Think twice before adding extra spice: Adults who eat more than 50g of chili a day ‘face a higher risk of memory loss’
- Eating lots of chili was linked to a 56% decline in memory over 15 years
- Why this occurs is unclear; chili’s component capsaicin could keep us sharp
- But high capsaicin doses have been used to ‘deactivate’ nerves that cause pain
A curry may be the nation’s favourite meal – but research suggests overindulging in spicy foods could trigger memory loss.
A study of more than 4,500 people found those who consumed 50g of chili a day were twice as likely to complain of having a poor memory.
Eating lots of chili was also linked to a 56 per cent decline in memory over 15 years, the research revealed.
Scientists are unsure as to why the link exists, with some studies suggesting chili’s active component capsaicin could keep us sharp.
However, high doses of capsaicin have been used to ‘deactivate’ nerves that cause pain.
The researchers claim it could therefore affect nerve ‘viability’ and accelerate – but warned the theory is ‘highly speculative’.
Adults who eat more than 50g of chili a day ‘face a higher risk of memory loss’ (stock)
Scientists at Qatar University led the study, which also involved academics from the University of Southern Australia.
‘Chili consumption was found to be beneficial for body weight and blood pressure in our previous studies,’ lead author Dr Zumin Shi said.
‘However, in this study, we found adverse effects on cognition among older adults.’
Dementia – of which the most common form is Alzheimer’s – affects 850,000 people in the UK, according to the Alzheimer’s Society.
And in the US, 5.7 million people live with the disease, according to the American Speech-Language-Hearing Association.

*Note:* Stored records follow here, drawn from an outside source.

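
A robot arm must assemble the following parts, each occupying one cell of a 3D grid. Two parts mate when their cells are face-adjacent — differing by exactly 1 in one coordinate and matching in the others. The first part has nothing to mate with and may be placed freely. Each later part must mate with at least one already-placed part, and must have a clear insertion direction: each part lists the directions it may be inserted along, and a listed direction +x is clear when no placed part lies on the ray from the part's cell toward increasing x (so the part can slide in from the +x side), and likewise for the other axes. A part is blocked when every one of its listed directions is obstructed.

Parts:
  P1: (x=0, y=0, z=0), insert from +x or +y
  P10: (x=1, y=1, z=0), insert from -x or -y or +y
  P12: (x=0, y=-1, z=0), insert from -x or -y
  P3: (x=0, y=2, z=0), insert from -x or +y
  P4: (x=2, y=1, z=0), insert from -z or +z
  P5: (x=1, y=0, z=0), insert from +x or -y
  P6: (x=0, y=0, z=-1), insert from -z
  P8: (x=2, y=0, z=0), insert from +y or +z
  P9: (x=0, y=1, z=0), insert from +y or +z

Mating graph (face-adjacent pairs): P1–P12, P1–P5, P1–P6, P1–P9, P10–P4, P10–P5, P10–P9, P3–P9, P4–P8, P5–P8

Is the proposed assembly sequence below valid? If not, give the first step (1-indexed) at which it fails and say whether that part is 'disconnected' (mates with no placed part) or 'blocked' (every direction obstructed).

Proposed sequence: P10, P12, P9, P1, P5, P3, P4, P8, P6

1. P10@(1, 1, 0) [-x clear] — {P10}
2. P12@(0, -1, 0) — no placed neighbour ⇒ disconnected

Invalid at step 2 (disconnected)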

Diet is a ‘modifiable risk factor’, along with smoking and inactivity, the researchers wrote in the journal Nutrients.
Chili is one of the most widely used spices in the world, with intake being particularly high in Asia.
Study co-author Dr Ming Li said: ‘In certain regions of China, such as Sichuan and Hunan, almost one in three adults consume spicy food every day.’
WHAT IS DEMENTIA?
Dementia is an umbrella term used to describe a range of progressive neurological disorders, that is, conditions affecting the brain.
There are many different types of dementia, of which Alzheimer’s disease is the most common.
Some people may have a combination of types of dementia.
Regardless of which type is diagnosed, each person will experience their dementia in their own unique way.
Dementia is a global concern but it is most often seen in wealthier countries, where people are likely to live into very old age.
HOW MANY PEOPLE ARE AFFECTED?
The Alzheimer’s Society reports there are more than 850,000 people living with dementia in the UK today, of which more than 500,000 have Alzheimer’s.
It is estimated that the number of people living with dementia in the UK by 2025 will rise to over 1 million.
In the US, it’s estimated there are 5.5 million Alzheimer’s sufferers. A similar percentage rise is expected in the coming years.
As a person’s age increases, so does the risk of them developing dementia.
Rates of diagnosis are improving but many people with dementia are thought to still be undiagnosed.
IS THERE A CURE?
Currently there is no cure for dementia.
But new drugs can slow down its progression and the earlier it is spotted the more effective treatments are.
Source: Dementia UK
Chili has been linked to a reduced risk of obesity, high blood pressure and even an early death. This is thought to be due to capsaicin lowering ‘internal stress’.
However, animal studies that looked at capsaicin’s role in cognitive function have produced mixed results, with some suggesting it is ‘neurotoxic’.
To learn more, the researchers analysed 4,582 adults over 55 who were part of the China Health and Nutrition Survey between 1991 and 2006.
Of these, 3,302 had their cognitive function assessed in at least two sessions in 1997, 2000, 2004 or 2006.
This involved them being asked to recall 10 words from a list and count backwards from 20.
The participants were also asked to rate their memories on a scale of ‘very good’ to ‘very bad’.
Chili intake was monitored via a three-day food questionnaire during each survey. This included both fresh and dried chili peppers, but not capsicums or black pepper.
Results revealed the more spicy food a participant ate, the lower their cognitive function.
Compared to the participants who never ate chili, those who consumed more than 50g a day had over twice the risk of a self-reported poor memory.
However, the researchers noted 50g of chili a day is ‘not common in Western countries’.
But the participants who ate this much were 56 per cent more likely to report memory decline over the study’s 15 year duration.
The risk was greatest among those with a low BMI, which the researchers called ‘borderline significant’.
Those with an underweight or healthy BMI may be more sensitive to chili than heavier people, they added.
The participants who ate a lot of chili also had a lower income and were more physically active than non-consumers.
Exactly why chili may cause cognitive decline is unclear, with some animal studies even suggesting it promotes having a good memory.
Capsaicin has previously been shown to speed up metabolism, aid weight loss and prevent vascular disorders like strokes.